While yet they talked, there was a fresh arrival. Sir Ferdinand Travis Underwood, who could not forbear the running down to hear perfectly all that was to be heard, and to make arrangements that might relieve Bernard’s mind, if he were indeed on the way of recovery.
In fact, almost the first thought after that of the wife and child had been the security of the drenched, stained, and soiled pocket-book; nor would the patient be satisfied till he had been allowed himself to hand it over to the head of his firm, with, “There, Fernan, safe, though smashed with me. Tell Brown.”
“Never mind Brown or anything else but getting well, Bernard. I have taken our passage for next week. I shall get things arranged so that you need not think of being wanted again out there. We will find a berth for you in the office in town, as soon as you are about again.”

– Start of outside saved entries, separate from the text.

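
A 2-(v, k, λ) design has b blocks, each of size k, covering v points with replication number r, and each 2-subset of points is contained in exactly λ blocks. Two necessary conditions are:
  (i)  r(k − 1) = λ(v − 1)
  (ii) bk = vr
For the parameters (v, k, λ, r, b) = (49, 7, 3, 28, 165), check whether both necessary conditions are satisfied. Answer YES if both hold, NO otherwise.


Condition (i): r(k − 1) = 28·6 = 168; λ(v − 1) = 3·48 = 144. Match? NO.
Condition (ii): bk = 165·7 = 1155; vr = 49·28 = 1372. Match? NO.
Both conditions hold? NO.

NO


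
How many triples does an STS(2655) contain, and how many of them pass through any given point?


An STS(v) is a 2-(v, 3, 1) BIBD: block size k = 3, λ = 1.
Replication: r(k − 1) = λ(v − 1) ⇒ r·2 = 2655 − 1 = 2654 ⇒ r = 1327.
Block count: b = v(v − 1)/6 = 2655·2654/6 = 7046370/6 = 1174395.

r = 1327, b = 1174395.


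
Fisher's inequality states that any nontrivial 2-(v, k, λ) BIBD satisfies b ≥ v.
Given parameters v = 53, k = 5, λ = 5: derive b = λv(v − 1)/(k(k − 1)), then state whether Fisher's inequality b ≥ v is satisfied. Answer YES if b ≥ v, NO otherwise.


b = λv(v − 1)/(k(k − 1)) = 5·53·52/(5·4) = 13780/20 = 689.
Compare with v = 53: b ≥ v, so Fisher's inequality holds.

YES


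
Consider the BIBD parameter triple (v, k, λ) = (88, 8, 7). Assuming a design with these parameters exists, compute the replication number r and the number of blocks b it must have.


Any 2-(v, k, λ) BIBD satisfies two necessary conditions:
  (i)  Each point sits in r blocks, and counting incidences through any fixed point gives r(k − 1) = λ(v − 1), so r = λ(v − 1)/(k − 1).
  (ii) Total incidences bk = vr, so b = vr/k.
Step 1: r = λ(v − 1)/(k − 1) = 7·(88 − 1)/(8 − 1) = 7·87/7 = 609/7 = 87.
Step 2: b = vr/k = 88·87/8 = 7656/8 = 957.
Check integrality: r = 87 ∈ Z ✓, b = 957 ∈ Z ✓.
(These identities are necessary conditions: they determine r and b for any design with these parameters, but do not by themselves prove that one exists.)

r = 87, b = 957.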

Bernard’s eye lightened. “I hope—”
But Ferdinand would not let him either thank or hope, scarcely even allow any words from Phyllis, who could not be grateful enough for the relief. To Alda, who had received her old companion, since Marilda seemed unable to let her husband out of her sight; it was explained that she was going too, happen what would. Oh, yes, it was true she was a shocking bad sailor, but she was not going to have Fernan’s ships running upon rocks or getting on fire, or anything of that sort, without her. She wanted to see about Ludmilla Schmetterling, who was reported to have found a lover while studying at a class in the States, and she also meant to settle her own especial niece Emilia, whose husband was to take Bernard’s place in Ceylon and who had become heartily tired of London’s second-rate gaieties.
Those thus concerned met at the memorial service in the morning before the Bishop quitted them, where many parishioners gathered who had been spellbound in Angela’s freakish days of early girlhood, and who were greatly touched when the committal to the deep was inserted from the Forms of Prayer to be used at Sea.
It brought a deep sense of awe and thankfulness to those who had feared and wondered through the stormy uncertain life, and now could exult in what was almost a martyrdom, and had brought their beloved one to the great pure grave, as her Baptism for eternity.
Some months later, while Bernard still lay on his couch, but could speak and be glad, he rejoiced indeed, for a sore in his heart was healed, when two fair babes were brought to him,—a boy who would be as another firstborn son, and a little maiden who would bear that name which had become dear and saintly in the peculiar calendar of Vale Leston.